Se a vinificação for feita em lagar e na presença dos engaços, a componente tânica é de tal forma densa que obriga a uma longa permanência em garrafa até conseguir atingir o ponto ideal para consumo. Uma vinificação mais suavizada permite um vinho mais elegante que, ainda assim, atinge uma longevidade considerável. Em todo o caso, e apesar de dividir opiniões no que toca à vinificação, a Baga dá origem a alguns dos melhores vinhos portugueses. A cor é geralmente muito densa e o aroma bastante frutado, sugerindo amoras, compota, mel e cânfora.

Touriga Nacional

Touriga Nacional

A Touriga Nacional é a casta mais divulgada além-fronteiras, começando a ocupar cada vez mais espaço nas produções europeias, australianas e californianas. Embora presente em todo o território nacional, a sua casa é no Douro e no Dão, onde alcança melhores resultados. Desta casta obtém-se um vinho de grande qualidade, de cor retinta, com teor alcoólico e acidez elevados. Os seus aromas lembram caruma de pinheiro, flores e frutos silvestres. Na boca é encorpado, persistente, taninoso e frutado. Envelhece com elegância e nobreza, evidenciando aromas e sabores aveludados.

Castelão

Castelão

A Castelão tem grande tradição histórica em Portugal. Esta é a casta tinta mais encepada no território português, com especial incidência em Setúbal e Palmela, onde se popularizou com o nome de Periquita devido aos bem sucedidos vinhos da Quinta da Cova da Periquita, de José Maria da Fonseca. Também se pode encontrar o seu cultivo no Tejo, Lisboa,  Alentejo e Algarve, assumindo várias designações regionais. A título de exemplo, é conhecida por João Santarém no Tejo; e Trincadeira ou Trincadeiro em Lisboa  (sem qualquer relação de parentesco com a verdadeira Trincadeira).

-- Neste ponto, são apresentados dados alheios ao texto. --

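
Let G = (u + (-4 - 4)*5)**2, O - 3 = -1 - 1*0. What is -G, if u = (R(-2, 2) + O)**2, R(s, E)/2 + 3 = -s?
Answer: -1600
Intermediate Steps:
O = 2 (O = 3 + (-1 - 1*0) = 3 + (-1 + 0) = 3 - 1 = 2)
R(s, E) = -6 - 2*s (R(s, E) = -6 + 2*(-s) = -6 - 2*s)
u = 0 (u = ((-6 - 2*(-2)) + 2)**2 = ((-6 + 4) + 2)**2 = (-2 + 2)**2 = 0**2 = 0)
G = 1600 (G = (0 + (-4 - 4)*5)**2 = (0 - 8*5)**2 = (0 - 40)**2 = (-40)**2 = 1600)
-G = -1*1600 = -1600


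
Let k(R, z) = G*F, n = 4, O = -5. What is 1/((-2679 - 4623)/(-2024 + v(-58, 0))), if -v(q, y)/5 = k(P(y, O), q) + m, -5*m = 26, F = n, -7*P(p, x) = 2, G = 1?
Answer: 1009/3651 ≈ 0.27636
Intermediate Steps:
P(p, x) = -2/7 (P(p, x) = -⅐*2 = -2/7)
F = 4
k(R, z) = 4 (k(R, z) = 1*4 = 4)
m = -26/5 (m = -⅕*26 = -26/5 ≈ -5.2000)
v(q, y) = 6 (v(q, y) = -5*(4 - 26/5) = -5*(-6/5) = 6)
1/((-2679 - 4623)/(-2024 + v(-58, 0))) = 1/((-2679 - 4623)/(-2024 + 6)) = 1/(-7302/(-2018)) = 1/(-7302*(-1/2018)) = 1/(3651/1009) = 1009/3651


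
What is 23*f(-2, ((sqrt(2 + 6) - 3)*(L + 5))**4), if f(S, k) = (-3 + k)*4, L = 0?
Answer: 33177224 - 23460000*sqrt(2) ≈ -226.17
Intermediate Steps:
f(S, k) = -12 + 4*k
23*f(-2, ((sqrt(2 + 6) - 3)*(L + 5))**4) = 23*(-12 + 4*((sqrt(2 + 6) - 3)*(0 + 5))**4) = 23*(-12 + 4*((sqrt(8) - 3)*5)**4) = 23*(-12 + 4*((2*sqrt(2) - 3)*5)**4) = 23*(-12 + 4*((-3 + 2*sqrt(2))*5)**4) = 23*(-12 + 4*(-15 + 10*sqrt(2))**4) = -276 + 92*(-15 + 10*sqrt(2))**4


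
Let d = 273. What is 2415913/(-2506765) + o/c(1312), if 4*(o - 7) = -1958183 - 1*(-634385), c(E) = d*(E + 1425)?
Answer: -752790767293/535159232790 ≈ -1.4067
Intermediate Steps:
c(E) = 389025 + 273*E (c(E) = 273*(E + 1425) = 273*(1425 + E) = 389025 + 273*E)
o = -661885/2 (o = 7 + (-1958183 - 1*(-634385))/4 = 7 + (-1958183 + 634385)/4 = 7 + (¼)*(-1323798) = 7 - 661899/2 = -661885/2 ≈ -3.3094e+5)
2415913/(-2506765) + o/c(1312) = 2415913/(-2506765) - 661885/(2*(389025 + 273*1312)) = 2415913*(-1/2506765) - 661885/(2*(389025 + 358176)) = -2415913/2506765 - 661885/2/747201 = -2415913/2506765 - 661885/2*1/747201 = -2415913/2506765 - 94555/213486 = -752790767293/535159232790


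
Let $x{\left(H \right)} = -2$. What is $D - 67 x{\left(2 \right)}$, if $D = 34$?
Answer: $168$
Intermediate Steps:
$D - 67 x{\left(2 \right)} = 34 - -134 = 34 + 134 = 168$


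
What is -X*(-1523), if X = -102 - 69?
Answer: -260433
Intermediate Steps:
X = -171
-X*(-1523) = -(-171)*(-1523) = -1*260433 = -260433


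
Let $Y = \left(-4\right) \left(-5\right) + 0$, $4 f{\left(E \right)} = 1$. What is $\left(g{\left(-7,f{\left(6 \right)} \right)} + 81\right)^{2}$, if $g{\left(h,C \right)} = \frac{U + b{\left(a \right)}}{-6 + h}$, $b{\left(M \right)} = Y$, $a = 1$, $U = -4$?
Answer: $\frac{1075369}{169} \approx 6363.1$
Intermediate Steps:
$f{\left(E \right)} = \frac{1}{4}$ ($f{\left(E \right)} = \frac{1}{4} \cdot 1 = \frac{1}{4}$)
$Y = 20$ ($Y = 20 + 0 = 20$)
$b{\left(M \right)} = 20$
$g{\left(h,C \right)} = \frac{16}{-6 + h}$ ($g{\left(h,C \right)} = \frac{-4 + 20}{-6 + h} = \frac{16}{-6 + h}$)
$\left(g{\left(-7,f{\left(6 \right)} \right)} + 81\right)^{2} = \left(\frac{16}{-6 - 7} + 81\right)^{2} = \left(\frac{16}{-13} + 81\right)^{2} = \left(16 \left(- \frac{1}{13}\right) + 81\right)^{2} = \left(- \frac{16}{13} + 81\right)^{2} = \left(\frac{1037}{13}\right)^{2} = \frac{1075369}{169}$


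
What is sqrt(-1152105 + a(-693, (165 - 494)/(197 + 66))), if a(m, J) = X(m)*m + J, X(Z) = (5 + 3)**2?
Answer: 2*I*sqrt(20689455190)/263 ≈ 1093.8*I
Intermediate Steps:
X(Z) = 64 (X(Z) = 8**2 = 64)
a(m, J) = J + 64*m (a(m, J) = 64*m + J = J + 64*m)
sqrt(-1152105 + a(-693, (165 - 494)/(197 + 66))) = sqrt(-1152105 + ((165 - 494)/(197 + 66) + 64*(-693))) = sqrt(-1152105 + (-329/263 - 44352)) = sqrt(-1152105 - 11664905/263) = sqrt(-314668520/263) = 2*I*sqrt(20689455190)/263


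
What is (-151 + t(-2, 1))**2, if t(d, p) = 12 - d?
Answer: 18769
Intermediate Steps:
(-151 + t(-2, 1))**2 = (-151 + (12 - 1*(-2)))**2 = (-151 + (12 + 2))**2 = (-151 + 14)**2 = (-137)**2 = 18769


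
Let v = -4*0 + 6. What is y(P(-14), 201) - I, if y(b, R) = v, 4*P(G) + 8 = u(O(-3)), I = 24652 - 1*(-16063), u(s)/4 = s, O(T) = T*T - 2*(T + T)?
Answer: -40709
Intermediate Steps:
O(T) = T² - 4*T
u(s) = 4*s
I = 40715 (I = 24652 + 16063 = 40715)
P(G) = 19 (P(G) = -2 + (4*(-3*(-4 - 3)))/4 = -2 + (4*(-3*(-7)))/4 = -2 + (4*21)/4 = -2 + (¼)*84 = -2 + 21 = 19)
v = 6 (v = 0 + 6 = 6)
y(b, R) = 6
y(P(-14), 201) - I = 6 - 1*40715 = 6 - 40715 = -40709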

É considerada uma casta bastante versátil pela sua fácil adaptação a diversos climas. Nas condições certas, e aproveitada a sua versatilidade, é considerada uma grande casta, capaz de produzir vinhos tintos e rosados de alta qualidade e muito distintos. Embora com alguma falta de cor, possui geralmente tons granada e um perfil aromático intenso de groselha e ameixa, apresentando-se macios e persistentes no paladar.

É nos solos arenosos da Península de Setúbal que esta videira consegue melhores resultados, dando origem a vinhos mais intensos e carnudos. Tem boa capacidade de envelhecimento.

Casta Tinta

Touriga Franca

A Touriga Franca desenvolve-se num ciclo vegetativo longo, e é muito rica em cor. Possui cachos médios ou grandes, com bagos médios e arredondados. É a casta mais cultivada na região do Douro, sendo um dos pilares estruturais dos lotes durienses, quer no Vinho do Porto, quer nos vinhos de mesa.

Embora produza vinhos menos concentrados e menos alcoólicos do que outras castas da região, produtores e enólogos apreciam muito esta casta pois é fácil de cultivar, de produção homogénea, adaptando-se bem a vários tipos de solos. Resistente e de confiança quanto à obtenção de bons rendimentos.

Os seus vinhos são notáveis pelo perfume frutado e floral, o seu corpo denso, a sua estrutura firme mas elegante, e também pelo seu equilíbrio entre ácidos e açúcares. Casa bem com outras castas, especialmente com Touriga Nacional e Tinta Roriz, embora mais recentemente a casta surja cada vez mais em vinhos monovarietais.